Abingdon. 1998. 141 pp. Pb. $18.
ISBN 0-687-08373-7

Reviewed by Stanley R. Hall

 

Tex Sample's volume on electronic culture and Christian worship is popular in the best sense: it is clear, concrete, accessible and not too long. Believe Leonard Sweet's book cover blurb: "It's the next best thing to Tex Sample live!"

With his own mix of socio-cultural criticism and well-honed illustration, Sample describes the electronic culture that has been taking shape since the Second World War and the cultural practices that influence the generations alive today. He steps up to the mark to sketch a transformed Christian worship that takes seriously, with neither undue anxiety, nor inappropriate trust, the sounds and rhythms and cultural skills of “Boomers, Xers and Millenials.” He argues that the church must appropriate ways of knowing, feeling and identifying meaning which are being shaped by the rapid and pervasive growth of electronic technologies, but in ways that are to be structured by Christian liturgy and remain true to “the Christian story.”

Electronic culture can be traced to all the sense-enhancing communication devices that have been shrinking the world in the last two centuries, but the exponential growth of a truly electronic culture began emerging after the convulsive middle of the 20th century. All of the generations who are alive today represent different cultures — oral, literate and electronic — in the ways by which people perceive and know and judge their experience of the world.

Sample deftly draws out the different ways persons in different age groups experience the world. Image, sound as beat and visualization have become basic to the ways that post-war generations perceive or construe their world. Sample argues that they are inherently neither good nor bad, but, more important, that they are distinctly different forms of engagement. Indeed, they are cultural characteristics, worthy of that formal respect we accord the ways of other cultures.

In this newly recognized world of an electronic culture, there are indigenous practices of particular interest for the church. The popular music of generations and ethnic groups constitute their “soul” music(s), the bearers of narratives of meaning and rhythms of identity. Embodied engagement of the world means dance is crucial. The fount and summit of electronic culture is in performance, and above all in events that Sample calls “spectacle.”

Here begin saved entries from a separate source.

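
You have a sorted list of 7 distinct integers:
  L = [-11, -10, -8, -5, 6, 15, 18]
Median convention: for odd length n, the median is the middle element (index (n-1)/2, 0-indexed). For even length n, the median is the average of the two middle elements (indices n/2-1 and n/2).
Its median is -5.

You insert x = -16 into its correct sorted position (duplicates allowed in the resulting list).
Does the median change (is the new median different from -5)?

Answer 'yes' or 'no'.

Answer: yes

Derivation:
Old median = -5
Insert x = -16
New median = -13/2
Changed? yes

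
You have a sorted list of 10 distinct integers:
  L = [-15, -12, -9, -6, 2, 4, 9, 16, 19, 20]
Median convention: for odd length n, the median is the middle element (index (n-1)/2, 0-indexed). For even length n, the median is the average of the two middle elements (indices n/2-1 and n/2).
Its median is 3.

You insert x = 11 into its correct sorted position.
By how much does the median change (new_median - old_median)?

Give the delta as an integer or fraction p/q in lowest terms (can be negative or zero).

Old median = 3
After inserting x = 11: new sorted = [-15, -12, -9, -6, 2, 4, 9, 11, 16, 19, 20]
New median = 4
Delta = 4 - 3 = 1

Answer: 1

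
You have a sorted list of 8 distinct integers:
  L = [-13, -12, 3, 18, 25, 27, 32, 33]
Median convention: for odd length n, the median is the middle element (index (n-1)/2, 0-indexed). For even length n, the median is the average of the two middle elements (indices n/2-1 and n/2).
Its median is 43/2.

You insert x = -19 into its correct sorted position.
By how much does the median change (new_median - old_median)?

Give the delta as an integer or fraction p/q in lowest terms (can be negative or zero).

Old median = 43/2
After inserting x = -19: new sorted = [-19, -13, -12, 3, 18, 25, 27, 32, 33]
New median = 18
Delta = 18 - 43/2 = -7/2

Answer: -7/2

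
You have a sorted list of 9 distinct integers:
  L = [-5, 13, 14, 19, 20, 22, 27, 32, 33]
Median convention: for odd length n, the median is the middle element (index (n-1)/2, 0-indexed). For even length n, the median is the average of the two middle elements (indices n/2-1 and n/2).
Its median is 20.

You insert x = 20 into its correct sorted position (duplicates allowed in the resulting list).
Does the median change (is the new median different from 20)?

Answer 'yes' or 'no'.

Answer: no

Derivation:
Old median = 20
Insert x = 20
New median = 20
Changed? no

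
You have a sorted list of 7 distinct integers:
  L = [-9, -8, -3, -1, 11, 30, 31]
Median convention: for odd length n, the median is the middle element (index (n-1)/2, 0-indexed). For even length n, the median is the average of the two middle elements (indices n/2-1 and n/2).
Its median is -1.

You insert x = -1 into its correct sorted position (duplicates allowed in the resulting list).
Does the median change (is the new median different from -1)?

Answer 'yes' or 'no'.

Old median = -1
Insert x = -1
New median = -1
Changed? no

Answer: no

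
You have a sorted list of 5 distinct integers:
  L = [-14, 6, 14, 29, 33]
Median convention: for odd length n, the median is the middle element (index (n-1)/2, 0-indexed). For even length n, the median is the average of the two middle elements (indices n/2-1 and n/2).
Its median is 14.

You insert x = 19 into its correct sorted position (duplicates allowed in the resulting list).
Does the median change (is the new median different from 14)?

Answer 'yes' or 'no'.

Answer: yes

Derivation:
Old median = 14
Insert x = 19
New median = 33/2
Changed? yes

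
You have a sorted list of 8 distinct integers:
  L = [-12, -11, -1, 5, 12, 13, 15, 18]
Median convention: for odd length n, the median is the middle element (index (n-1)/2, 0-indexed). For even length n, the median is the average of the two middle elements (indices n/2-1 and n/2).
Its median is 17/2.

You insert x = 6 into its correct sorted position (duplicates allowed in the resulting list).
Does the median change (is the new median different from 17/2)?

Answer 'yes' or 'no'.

Answer: yes

Derivation:
Old median = 17/2
Insert x = 6
New median = 6
Changed? yes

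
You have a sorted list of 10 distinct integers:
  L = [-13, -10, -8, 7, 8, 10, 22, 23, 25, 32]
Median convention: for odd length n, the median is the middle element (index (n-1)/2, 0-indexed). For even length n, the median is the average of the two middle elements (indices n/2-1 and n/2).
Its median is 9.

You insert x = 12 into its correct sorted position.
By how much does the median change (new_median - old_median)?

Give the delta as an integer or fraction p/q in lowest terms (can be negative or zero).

Answer: 1

Derivation:
Old median = 9
After inserting x = 12: new sorted = [-13, -10, -8, 7, 8, 10, 12, 22, 23, 25, 32]
New median = 10
Delta = 10 - 9 = 1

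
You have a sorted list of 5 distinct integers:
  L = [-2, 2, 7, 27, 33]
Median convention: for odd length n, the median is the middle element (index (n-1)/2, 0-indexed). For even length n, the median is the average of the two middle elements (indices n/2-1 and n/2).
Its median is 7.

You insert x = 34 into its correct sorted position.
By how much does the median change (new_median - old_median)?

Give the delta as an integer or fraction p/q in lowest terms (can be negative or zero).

Old median = 7
After inserting x = 34: new sorted = [-2, 2, 7, 27, 33, 34]
New median = 17
Delta = 17 - 7 = 10

Answer: 10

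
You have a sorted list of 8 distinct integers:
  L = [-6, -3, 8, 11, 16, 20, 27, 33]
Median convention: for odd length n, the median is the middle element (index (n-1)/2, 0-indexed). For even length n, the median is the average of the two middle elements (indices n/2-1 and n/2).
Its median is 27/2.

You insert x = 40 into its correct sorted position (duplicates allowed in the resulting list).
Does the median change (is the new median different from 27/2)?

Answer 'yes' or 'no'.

Old median = 27/2
Insert x = 40
New median = 16
Changed? yes

Answer: yes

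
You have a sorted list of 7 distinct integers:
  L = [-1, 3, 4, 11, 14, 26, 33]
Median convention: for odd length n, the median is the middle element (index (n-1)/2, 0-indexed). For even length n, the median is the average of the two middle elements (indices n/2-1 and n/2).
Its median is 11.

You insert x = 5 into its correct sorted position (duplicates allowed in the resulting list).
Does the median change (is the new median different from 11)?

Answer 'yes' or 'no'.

Answer: yes

Derivation:
Old median = 11
Insert x = 5
New median = 8
Changed? yes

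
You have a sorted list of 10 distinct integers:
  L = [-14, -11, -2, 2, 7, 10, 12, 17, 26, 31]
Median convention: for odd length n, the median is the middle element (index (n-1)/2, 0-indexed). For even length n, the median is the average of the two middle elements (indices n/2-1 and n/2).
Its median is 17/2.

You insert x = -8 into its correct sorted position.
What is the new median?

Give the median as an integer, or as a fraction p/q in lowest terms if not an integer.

Old list (sorted, length 10): [-14, -11, -2, 2, 7, 10, 12, 17, 26, 31]
Old median = 17/2
Insert x = -8
Old length even (10). Middle pair: indices 4,5 = 7,10.
New length odd (11). New median = single middle element.
x = -8: 2 elements are < x, 8 elements are > x.
New sorted list: [-14, -11, -8, -2, 2, 7, 10, 12, 17, 26, 31]
New median = 7

Answer: 7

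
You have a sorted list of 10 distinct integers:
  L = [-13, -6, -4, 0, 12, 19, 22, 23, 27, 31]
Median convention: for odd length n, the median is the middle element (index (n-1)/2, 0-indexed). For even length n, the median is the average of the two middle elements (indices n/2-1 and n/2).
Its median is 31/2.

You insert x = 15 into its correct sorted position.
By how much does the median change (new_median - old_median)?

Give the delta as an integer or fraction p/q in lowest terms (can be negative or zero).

Old median = 31/2
After inserting x = 15: new sorted = [-13, -6, -4, 0, 12, 15, 19, 22, 23, 27, 31]
New median = 15
Delta = 15 - 31/2 = -1/2

Answer: -1/2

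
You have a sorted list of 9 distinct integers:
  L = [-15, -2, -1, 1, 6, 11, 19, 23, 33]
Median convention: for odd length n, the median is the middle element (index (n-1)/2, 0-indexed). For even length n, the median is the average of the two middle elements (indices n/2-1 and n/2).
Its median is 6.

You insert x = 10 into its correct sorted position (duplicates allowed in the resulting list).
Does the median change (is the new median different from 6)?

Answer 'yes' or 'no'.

Old median = 6
Insert x = 10
New median = 8
Changed? yes

Answer: yes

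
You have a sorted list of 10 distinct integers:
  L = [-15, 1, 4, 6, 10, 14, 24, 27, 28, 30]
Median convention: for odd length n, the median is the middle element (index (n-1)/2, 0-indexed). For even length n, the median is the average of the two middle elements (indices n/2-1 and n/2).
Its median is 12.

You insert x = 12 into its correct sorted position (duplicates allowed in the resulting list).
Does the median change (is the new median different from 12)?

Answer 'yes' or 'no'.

Old median = 12
Insert x = 12
New median = 12
Changed? no

Answer: no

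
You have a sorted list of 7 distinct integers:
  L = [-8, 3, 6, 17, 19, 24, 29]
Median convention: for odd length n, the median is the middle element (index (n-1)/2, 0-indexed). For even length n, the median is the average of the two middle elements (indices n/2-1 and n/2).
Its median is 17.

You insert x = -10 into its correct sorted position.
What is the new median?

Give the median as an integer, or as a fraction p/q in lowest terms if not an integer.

Old list (sorted, length 7): [-8, 3, 6, 17, 19, 24, 29]
Old median = 17
Insert x = -10
Old length odd (7). Middle was index 3 = 17.
New length even (8). New median = avg of two middle elements.
x = -10: 0 elements are < x, 7 elements are > x.
New sorted list: [-10, -8, 3, 6, 17, 19, 24, 29]
New median = 23/2

Answer: 23/2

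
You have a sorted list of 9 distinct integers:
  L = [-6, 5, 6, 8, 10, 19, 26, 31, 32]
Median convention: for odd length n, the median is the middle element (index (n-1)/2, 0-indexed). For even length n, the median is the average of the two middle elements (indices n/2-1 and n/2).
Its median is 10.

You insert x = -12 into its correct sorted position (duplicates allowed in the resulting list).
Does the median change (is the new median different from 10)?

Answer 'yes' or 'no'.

Old median = 10
Insert x = -12
New median = 9
Changed? yes

Answer: yes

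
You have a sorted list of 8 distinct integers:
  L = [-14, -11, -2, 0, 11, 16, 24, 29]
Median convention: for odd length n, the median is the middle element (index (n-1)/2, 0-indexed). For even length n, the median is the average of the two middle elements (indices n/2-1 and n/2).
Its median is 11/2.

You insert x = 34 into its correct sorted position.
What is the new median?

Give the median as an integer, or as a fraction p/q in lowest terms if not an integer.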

Think of a rock concert as the prototype of this sort of event in electronic culture. Light and sound, beat and image — and the enthusiastic, skilled participation of persons who become much more than simply audience, but rather “consumers” in the most profound sense — are all part of the construction of an experience that offers at different levels of intensity and conviction the sense of community, of meaning, identity and commitment.

The strength of the book is its brisk, genial and stimulating appreciation of the practice of electronic culture. A reader might miss the subtlety and depth of Sample’s reflection, or be misled by the folksy charm of his illustrations. But his is a dense argument that gathers a great deal from the social sciences and cultural criticism.

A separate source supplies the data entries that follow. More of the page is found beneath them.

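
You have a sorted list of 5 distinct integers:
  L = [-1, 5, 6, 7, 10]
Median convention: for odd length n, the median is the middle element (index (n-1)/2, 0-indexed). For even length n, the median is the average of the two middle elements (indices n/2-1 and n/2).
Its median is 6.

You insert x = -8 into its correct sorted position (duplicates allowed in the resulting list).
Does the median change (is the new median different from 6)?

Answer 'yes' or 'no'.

Answer: yes

Derivation:
Old median = 6
Insert x = -8
New median = 11/2
Changed? yes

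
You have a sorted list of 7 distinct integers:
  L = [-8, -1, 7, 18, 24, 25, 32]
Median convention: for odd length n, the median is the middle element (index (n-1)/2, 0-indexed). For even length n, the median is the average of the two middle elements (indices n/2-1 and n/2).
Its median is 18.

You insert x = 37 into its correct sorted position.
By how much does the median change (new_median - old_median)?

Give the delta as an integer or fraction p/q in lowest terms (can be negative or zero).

Answer: 3

Derivation:
Old median = 18
After inserting x = 37: new sorted = [-8, -1, 7, 18, 24, 25, 32, 37]
New median = 21
Delta = 21 - 18 = 3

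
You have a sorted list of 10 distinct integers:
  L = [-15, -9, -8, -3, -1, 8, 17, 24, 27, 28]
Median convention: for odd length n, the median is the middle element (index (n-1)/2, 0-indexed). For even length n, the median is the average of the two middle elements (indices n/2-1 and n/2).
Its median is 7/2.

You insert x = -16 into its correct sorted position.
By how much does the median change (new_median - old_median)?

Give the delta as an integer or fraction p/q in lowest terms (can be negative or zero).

Answer: -9/2

Derivation:
Old median = 7/2
After inserting x = -16: new sorted = [-16, -15, -9, -8, -3, -1, 8, 17, 24, 27, 28]
New median = -1
Delta = -1 - 7/2 = -9/2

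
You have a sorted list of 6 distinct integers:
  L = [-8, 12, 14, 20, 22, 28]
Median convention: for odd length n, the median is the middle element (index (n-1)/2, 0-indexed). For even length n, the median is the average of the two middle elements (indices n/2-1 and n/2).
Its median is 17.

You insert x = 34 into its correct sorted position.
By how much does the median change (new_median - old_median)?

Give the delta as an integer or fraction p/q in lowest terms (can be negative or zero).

Old median = 17
After inserting x = 34: new sorted = [-8, 12, 14, 20, 22, 28, 34]
New median = 20
Delta = 20 - 17 = 3

Answer: 3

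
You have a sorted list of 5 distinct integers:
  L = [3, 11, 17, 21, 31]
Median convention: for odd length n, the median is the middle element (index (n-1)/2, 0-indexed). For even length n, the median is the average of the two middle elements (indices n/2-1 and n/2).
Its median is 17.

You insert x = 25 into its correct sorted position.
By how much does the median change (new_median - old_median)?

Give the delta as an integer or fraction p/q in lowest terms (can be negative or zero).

Old median = 17
After inserting x = 25: new sorted = [3, 11, 17, 21, 25, 31]
New median = 19
Delta = 19 - 17 = 2

Answer: 2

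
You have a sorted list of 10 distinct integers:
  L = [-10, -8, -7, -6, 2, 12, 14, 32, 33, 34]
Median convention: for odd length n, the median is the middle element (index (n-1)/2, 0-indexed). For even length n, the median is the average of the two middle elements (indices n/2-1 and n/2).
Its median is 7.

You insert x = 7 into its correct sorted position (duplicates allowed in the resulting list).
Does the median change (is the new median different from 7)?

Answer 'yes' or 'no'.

Old median = 7
Insert x = 7
New median = 7
Changed? no

Answer: no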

There is no simplistic answer or reactionary spasm in the argument, though there is a good deal of optimism about the church’s ability, as well as its obligation critically and skillfully, to embrace the culture in which it lives — and to recognize a sea change in the culture we thought we knew. And, as Sample explicitly says, it all has to cash out at the most critical interface of gospel and world, the public worship of the church.

Other apostolic functions of ecclesial life and witness must also be reconsidered as to their embodiment in electronic culture but worship is where it has to work. Does it?

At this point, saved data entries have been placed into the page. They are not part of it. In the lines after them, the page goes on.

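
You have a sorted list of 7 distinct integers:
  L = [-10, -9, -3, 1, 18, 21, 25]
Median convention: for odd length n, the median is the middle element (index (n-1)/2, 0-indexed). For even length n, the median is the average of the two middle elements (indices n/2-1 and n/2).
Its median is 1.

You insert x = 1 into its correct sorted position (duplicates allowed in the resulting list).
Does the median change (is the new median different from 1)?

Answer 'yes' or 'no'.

Old median = 1
Insert x = 1
New median = 1
Changed? no

Answer: no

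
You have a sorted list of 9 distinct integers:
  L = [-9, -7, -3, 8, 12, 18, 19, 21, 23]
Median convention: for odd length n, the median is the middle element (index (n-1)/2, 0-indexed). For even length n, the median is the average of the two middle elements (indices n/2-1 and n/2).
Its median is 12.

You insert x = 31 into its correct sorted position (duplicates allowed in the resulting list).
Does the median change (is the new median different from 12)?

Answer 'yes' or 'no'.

Old median = 12
Insert x = 31
New median = 15
Changed? yes

Answer: yes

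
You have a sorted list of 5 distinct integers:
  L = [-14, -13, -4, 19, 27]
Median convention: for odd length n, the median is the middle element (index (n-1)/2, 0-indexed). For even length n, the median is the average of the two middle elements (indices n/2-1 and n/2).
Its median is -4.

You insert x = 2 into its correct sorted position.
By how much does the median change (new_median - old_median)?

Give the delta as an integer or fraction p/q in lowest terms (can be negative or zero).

Answer: 3

Derivation:
Old median = -4
After inserting x = 2: new sorted = [-14, -13, -4, 2, 19, 27]
New median = -1
Delta = -1 - -4 = 3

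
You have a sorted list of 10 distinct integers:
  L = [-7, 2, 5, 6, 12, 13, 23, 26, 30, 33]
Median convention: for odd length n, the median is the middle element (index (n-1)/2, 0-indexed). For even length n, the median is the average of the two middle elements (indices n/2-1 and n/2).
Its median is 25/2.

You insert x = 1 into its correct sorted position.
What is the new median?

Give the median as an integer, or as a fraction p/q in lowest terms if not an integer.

Old list (sorted, length 10): [-7, 2, 5, 6, 12, 13, 23, 26, 30, 33]
Old median = 25/2
Insert x = 1
Old length even (10). Middle pair: indices 4,5 = 12,13.
New length odd (11). New median = single middle element.
x = 1: 1 elements are < x, 9 elements are > x.
New sorted list: [-7, 1, 2, 5, 6, 12, 13, 23, 26, 30, 33]
New median = 12

Answer: 12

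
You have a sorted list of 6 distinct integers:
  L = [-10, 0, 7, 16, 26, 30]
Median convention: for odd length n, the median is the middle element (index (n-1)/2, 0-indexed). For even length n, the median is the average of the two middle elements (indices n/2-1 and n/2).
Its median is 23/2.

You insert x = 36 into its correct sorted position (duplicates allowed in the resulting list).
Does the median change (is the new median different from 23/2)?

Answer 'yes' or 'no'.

Answer: yes

Derivation:
Old median = 23/2
Insert x = 36
New median = 16
Changed? yes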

Sample is not peddling liturgical snake oil. What he offers is a brave try, a shot at least at the correct target, which is worship with scriptural, liturgical and theological integrity. He claims to utilize the Common Lectionary and classic liturgical order, as well as admitting his Wesleyan piety.

My sense is that the result he delivers tends to rely overmuch on dramatic thematization, and that the biblical text fades away into media other than the human voice proclaiming God’s word in our midst. But I respect the attempt, as a challenge to better efforts.

Sample adds to the literature that is helping us understand the inculturated character of all Christian worship, as it is practiced in every historic context. This is a book to read (twice, if you are not familiar with Sample’s own rhetoric), not to find the liturgical answers, but to grasp the challenges facing liturgical renewal.